Our data provided us important insight on long-term CMV-specific T cell response in HCT recipients. About two thirds of HCT recipients with or without the evidence of CMV infection restored CMV-specific T cell response. The remaining one third of HCT recipients did not restore CMV-specific T cell response even after the evidence of CMV infection. We thus assume that one third of HCT recipients who cannot ultimately restore CMV-specific T cell response may need long-term surveillance of CMV infection or prolonged antiviral use may be helpful in these patients. In addition, we can roughly estimate the test burden of CMV ELISPOT assays in terms of how long and how often these new assays should be performed in HCT recipients. Actually, the German researchers are conducting “AlloProtectCMV” study which will evaluate whether CMV-specific T cell response after CMV reactivation in HCT recipients can predict secondary CMV reactivation in the future (clinical trials No. NCT02156479 in ClinicalTrials.gov). This study will give us more detailed information on the development of subsequent CMV infection in HCT recipients who cannot restore CMV-specific T cell response.

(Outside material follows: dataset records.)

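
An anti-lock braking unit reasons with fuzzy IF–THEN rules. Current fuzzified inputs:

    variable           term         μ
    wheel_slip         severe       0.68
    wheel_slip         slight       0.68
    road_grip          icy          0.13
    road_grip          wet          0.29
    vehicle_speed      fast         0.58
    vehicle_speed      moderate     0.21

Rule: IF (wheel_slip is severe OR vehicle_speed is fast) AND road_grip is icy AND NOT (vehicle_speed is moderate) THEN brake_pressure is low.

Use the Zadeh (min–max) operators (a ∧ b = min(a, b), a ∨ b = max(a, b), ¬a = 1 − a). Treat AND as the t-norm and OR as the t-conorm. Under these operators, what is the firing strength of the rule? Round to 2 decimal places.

0.13

firing strength: (severe=0.68 OR fast=0.58) = 0.68; AND[min(a, b)] with icy=0.13, ¬moderate=1−0.21=0.79 → w = 0.13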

This study has several limitations. First, only HCT recipients with D+/R+ serology were enrolled. Therefore, it is difficult to extrapolate our data to recipients with other serologies. Second, some may argue that evaluating the IFN-gamma releasing T cell response gives only limited information about CMV infection. Recent studies have revealed that polyfunctional T cell responses are predictive of protection against CMV risk after lung transplantation (17). Hence, evaluation of the polyfunctionality of CMV-specific T cell responses may provide more useful information on protection against CMV infection after HCT. Further studies are needed in this area.

In conclusion, our results reveal 4 distinct patterns of CMV-specific T cell responses after HCT. They also showed that by D360 donor-origin CMV-specific T cell responses appear to be constantly restored to the level of the recipient-origin CMV-specific T cell responses before HCT and that this outcome is unrelated to pre-transplant CMV-specific T cell responses, CMV infection, and immunosuppressant use. Regular monitoring of CMV-specific immune response may allow more sophisticated treatment to prevent CMV infection, and further study is needed to elucidate the usefulness of measuring cell-mediated immunity by the ELISPOT assay.